Pensions deficits could signal further rise in demand for QROPS
Deficits reported by UK pension schemes reached up to £111bn last month, £3bn higher than in 2013. This increase is regardless of the rise in asset values reported in March.
These figures are somewhat disappointing, as even though the FTSE 100 index increased in April by over 3 per cent, the pension deficits are still on the rise. A fall in corporate bond yields and an increase in inflation anticipated by the market, also played their part in the pension scheme shortfall.
So what does this mean for individuals? Are their pensions safe?
Even though defined benefit pensions are renowned as being one of the safest, and indeed generous schemes on offer, many have run into difficulties or even ceased operating, mainly due to the high running costs for employers.
One way people can mitigate the adverse effects of a pension scheme deficit would be to transfer into an HMRC-recognised QROPS (Qualifying Recognised Overseas Pension Scheme) if they are based outside of the United Kingdom, or are considering moving overseas.
QROPS have experienced a year-on-year growth since they were introduced in 2006, and are set to become even more in demand as knowledge of their vast benefits increases and as the market matures on the whole. QROPS have the potential to be more tax efficient than pension schemes based in the UK, and one of the primary advantages is that members can opt for their pensions to be paid out in the currency of their choice, therefore eradicating potential costly exchange rate losses.

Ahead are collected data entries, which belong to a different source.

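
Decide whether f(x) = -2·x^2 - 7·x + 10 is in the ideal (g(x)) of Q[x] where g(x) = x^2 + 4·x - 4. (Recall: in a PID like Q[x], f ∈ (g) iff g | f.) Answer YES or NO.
NO

In Q[x] the ideal (g) consists of all multiples of g, so f ∈ (g) iff g | f, i.e. iff the remainder of f on division by g is 0. Divide f by g (g is monic, so eliminate the leading term of the running remainder at each step):
  leading term -2·x^2: subtract (-2)·g(x) = -2·x^2 - 8·x + 8, leaving x + 2
The remainder r(x) = x + 2 ≠ 0 (and deg r < deg g), so g ∤ f, i.e. f ∉ (g).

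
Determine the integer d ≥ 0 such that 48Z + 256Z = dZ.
In the PID Z, (a, b) is generated by gcd(a, b). Compute gcd(256, 48) with the extended Euclidean algorithm, tracking rows (r, s, t) with s·256 + t·48 = r:
  row A: (256, 1, 0)   [1·256 + 0·48 = 256]
  row B: (48, 0, 1)   [0·256 + 1·48 = 48]
  256 = 5·48 + 16   → row C = row A − 5·row B = (16, 1, −5)   [check: 1·256 − 5·48 = 16]
  48 = 3·16 + 0   → remainder 0, stop. gcd = 16 (last nonzero row C).
So gcd(48, 256) = 16, with Bézout identity 1·256 − 5·48 = 16. Containment (⊇): the Bézout identity exhibits 16 as an element of (48, 256), giving (16) ⊆ (48, 256). Containment (⊆): since 16 | 48 and 16 | 256 (48 = 16·3, 256 = 16·16), every Z-linear combination of 48 and 256 is divisible by 16, so (48, 256) ⊆ (16). Therefore (48, 256) = (16), d = 16.

Final answer: (48, 256) = (16); d = 16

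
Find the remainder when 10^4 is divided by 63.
Use repeated squaring. Binary(4) = 100. Walk through the bits of the exponent 4 left-to-right: at each bit after the leading one, square the running value, then multiply by 10 if the bit is 1 (always reducing mod 63):
  bit 1 = 1 (leading): start with 10.
  bit 2 = 0: square 10^2 = 100 ≡ 37 (mod 63).
  bit 3 = 0: square 37^2 = 1369 ≡ 46 (mod 63).
Final value: 10^4 ≡ 46 (mod 63).

Final answer: 46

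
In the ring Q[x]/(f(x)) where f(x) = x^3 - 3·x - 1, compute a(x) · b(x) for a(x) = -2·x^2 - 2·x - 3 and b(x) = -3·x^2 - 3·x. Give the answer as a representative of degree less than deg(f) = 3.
First multiply in Q[x] without reducing: a · b = 6·x^4 + 12·x^3 + 15·x^2 + 9·x. Now divide by f(x) = x^3 - 3·x - 1, eliminating the leading term at each step:
  leading term 6·x^4: subtract (6·x)·f(x) = 6·x^4 - 18·x^2 - 6·x, leaving 12·x^3 + 33·x^2 + 15·x
  leading term 12·x^3: subtract (12)·f(x) = 12·x^3 - 36·x - 12, leaving 33·x^2 + 51·x + 12
The degree is now < 3, so this is the remainder. Hence a · b ≡ 33·x^2 + 51·x + 12 in Q[x]/(f).

Final answer: a · b ≡ 33·x^2 + 51·x + 12 (mod f(x))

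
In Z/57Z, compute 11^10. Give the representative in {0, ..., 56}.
49

Use repeated squaring. Binary(10) = 1010. Walk through the bits of the exponent 10 left-to-right: at each bit after the leading one, square the running value, then multiply by 11 if the bit is 1 (always reducing mod 57):
  bit 1 = 1 (leading): start with 11.
  bit 2 = 0: square 11^2 = 121 ≡ 7 (mod 57).
  bit 3 = 1: square 7^2 = 49; bit is 1, so multiply 49·11 = 539 ≡ 26 (mod 57).
  bit 4 = 0: square 26^2 = 676 ≡ 49 (mod 57).
Final value: 11^10 ≡ 49 (mod 57).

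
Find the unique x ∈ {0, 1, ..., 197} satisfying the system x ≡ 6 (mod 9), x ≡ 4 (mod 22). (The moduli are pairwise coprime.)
The moduli 9, 22 are pairwise coprime, so by the CRT there is a unique solution mod 9·22 = 198.
Solve by successive substitution. Start with x ≡ 6 (mod 9).
  Combine with x ≡ 4 (mod 22): write x = 6 + 9·t and require 6 + 9·t ≡ 4 (mod 22), i.e. 9·t ≡ 4 − 6 ≡ 20 (mod 22). Since 9^(−1) ≡ 5 (mod 22), t ≡ 5·20 ≡ 12 (mod 22). So x ≡ 6 + 9·12 = 114 (mod 198).
Unique solution in [0, 198): x = 114.

Final answer: x ≡ 114 (mod 198); the representative in [0, 198) is 114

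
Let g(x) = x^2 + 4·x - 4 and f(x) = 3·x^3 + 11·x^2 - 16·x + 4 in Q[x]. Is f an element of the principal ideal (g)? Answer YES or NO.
YES

In Q[x] the ideal (g) consists of all multiples of g, so f ∈ (g) iff g | f, i.e. iff the remainder of f on division by g is 0. Divide f by g (g is monic, so eliminate the leading term of the running remainder at each step):
  leading term 3·x^3: subtract (3·x)·g(x) = 3·x^3 + 12·x^2 - 12·x, leaving -x^2 - 4·x + 4
  leading term -x^2: subtract (-1)·g(x) = -x^2 - 4·x + 4, leaving 0
The remainder is 0, so f(x) = g(x) · h(x) with h(x) = 3·x - 1. Hence g | f, i.e. f ∈ (g).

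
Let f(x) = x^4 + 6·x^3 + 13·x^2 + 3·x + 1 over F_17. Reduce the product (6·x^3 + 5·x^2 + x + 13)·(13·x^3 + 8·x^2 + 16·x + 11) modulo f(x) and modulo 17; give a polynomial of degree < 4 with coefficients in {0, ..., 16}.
Multiply as integer polynomials: a · b = 78·x^6 + 113·x^5 + 149·x^4 + 323·x^3 + 175·x^2 + 219·x + 143. Reducing coefficients mod 17: a · b ≡ 10·x^6 + 11·x^5 + 13·x^4 + 5·x^2 + 15·x + 7. Now divide by f(x) = x^4 + 6·x^3 + 13·x^2 + 3·x + 1 in F_17[x], eliminating the leading term at each step:
  leading term 10·x^6: subtract (10·x^2)·f(x) = 10·x^6 + 9·x^5 + 11·x^4 + 13·x^3 + 10·x^2, leaving 2·x^5 + 2·x^4 + 4·x^3 + 12·x^2 + 15·x + 7 (coefficients mod 17)
  leading term 2·x^5: subtract (2·x)·f(x) = 2·x^5 + 12·x^4 + 9·x^3 + 6·x^2 + 2·x, leaving 7·x^4 + 12·x^3 + 6·x^2 + 13·x + 7 (coefficients mod 17)
  leading term 7·x^4: subtract (7)·f(x) = 7·x^4 + 8·x^3 + 6·x^2 + 4·x + 7, leaving 4·x^3 + 9·x (coefficients mod 17)
The degree is now < 4, so this is the remainder. Hence a · b ≡ 4·x^3 + 9·x in F_17[x]/(f).

Final answer: a · b ≡ 4·x^3 + 9·x (mod f(x))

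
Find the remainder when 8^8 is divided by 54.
Use repeated squaring. Binary(8) = 1000. Walk through the bits of the exponent 8 left-to-right: at each bit after the leading one, square the running value, then multiply by 8 if the bit is 1 (always reducing mod 54):
  bit 1 = 1 (leading): start with 8.
  bit 2 = 0: square 8^2 = 64 ≡ 10 (mod 54).
  bit 3 = 0: square 10^2 = 100 ≡ 46 (mod 54).
  bit 4 = 0: square 46^2 = 2116 ≡ 10 (mod 54).
Final value: 8^8 ≡ 10 (mod 54).

Final answer: 10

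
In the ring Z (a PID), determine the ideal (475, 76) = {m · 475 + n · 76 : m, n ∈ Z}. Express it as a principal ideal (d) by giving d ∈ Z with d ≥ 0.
In the PID Z, (a, b) is generated by gcd(a, b). Compute gcd(475, 76) with the extended Euclidean algorithm, tracking rows (r, s, t) with s·475 + t·76 = r:
  row A: (475, 1, 0)   [1·475 + 0·76 = 475]
  row B: (76, 0, 1)   [0·475 + 1·76 = 76]
  475 = 6·76 + 19   → row C = row A − 6·row B = (19, 1, −6)   [check: 1·475 − 6·76 = 19]
  76 = 4·19 + 0   → remainder 0, stop. gcd = 19 (last nonzero row C).
So gcd(475, 76) = 19, with Bézout identity 1·475 − 6·76 = 19. Containment (⊇): the Bézout identity exhibits 19 as an element of (475, 76), giving (19) ⊆ (475, 76). Containment (⊆): since 19 | 475 and 19 | 76 (475 = 19·25, 76 = 19·4), every Z-linear combination of 475 and 76 is divisible by 19, so (475, 76) ⊆ (19). Therefore (475, 76) = (19), d = 19.

Final answer: (475, 76) = (19); d = 19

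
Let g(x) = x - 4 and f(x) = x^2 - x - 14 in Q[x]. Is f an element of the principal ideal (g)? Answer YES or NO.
In Q[x] the ideal (g) consists of all multiples of g, so f ∈ (g) iff g | f, i.e. iff the remainder of f on division by g is 0. Divide f by g (g is monic, so eliminate the leading term of the running remainder at each step):
  leading term x^2: subtract (x)·g(x) = x^2 - 4·x, leaving 3·x - 14
  leading term 3·x: subtract (3)·g(x) = 3·x - 12, leaving -2
The remainder r(x) = -2 ≠ 0 (and deg r < deg g), so g ∤ f, i.e. f ∉ (g).

Final answer: NO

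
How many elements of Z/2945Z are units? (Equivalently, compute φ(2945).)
Z/2945Z has φ(2945) = 2160 units

An element a ∈ Z/2945Z is a unit iff gcd(a, 2945) = 1, so the number of units is φ(2945). φ is multiplicative, with φ(p^e) = p^e − p^(e−1). Factorise 2945 = 5 · 19 · 31. Then
  φ(2945) = (5 − 1) · (19 − 1) · (31 − 1) = 4 · 18 · 30 = 2160.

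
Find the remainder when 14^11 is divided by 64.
Use repeated squaring. Binary(11) = 1011. Walk through the bits of the exponent 11 left-to-right: at each bit after the leading one, square the running value, then multiply by 14 if the bit is 1 (always reducing mod 64):
  bit 1 = 1 (leading): start with 14.
  bit 2 = 0: square 14^2 = 196 ≡ 4 (mod 64).
  bit 3 = 1: square 4^2 = 16; bit is 1, so multiply 16·14 = 224 ≡ 32 (mod 64).
  bit 4 = 1: square 32^2 = 1024 ≡ 0; bit is 1, so multiply 0·14 = 0 (mod 64).
Final value: 14^11 ≡ 0 (mod 64).

Final answer: 0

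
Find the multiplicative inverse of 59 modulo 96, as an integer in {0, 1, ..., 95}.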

To my mind, as the number of people seriously contemplating moving abroad to enjoy their retirement increases, and as the market continue to mature, a growing number of individuals will transfer their pensions to a QROPS in order to reach and often exceed their long-term financial goals.
As a cross-border specialist in the financial industry, deVere Group has been at the forefront of the QROPS market for the past eight years, and I am confident that as the sector continues to gain momentum, and as the government is more than likely going to carry out further raids on pensions and age-related benefits, the demand for QROPS will continue to soar.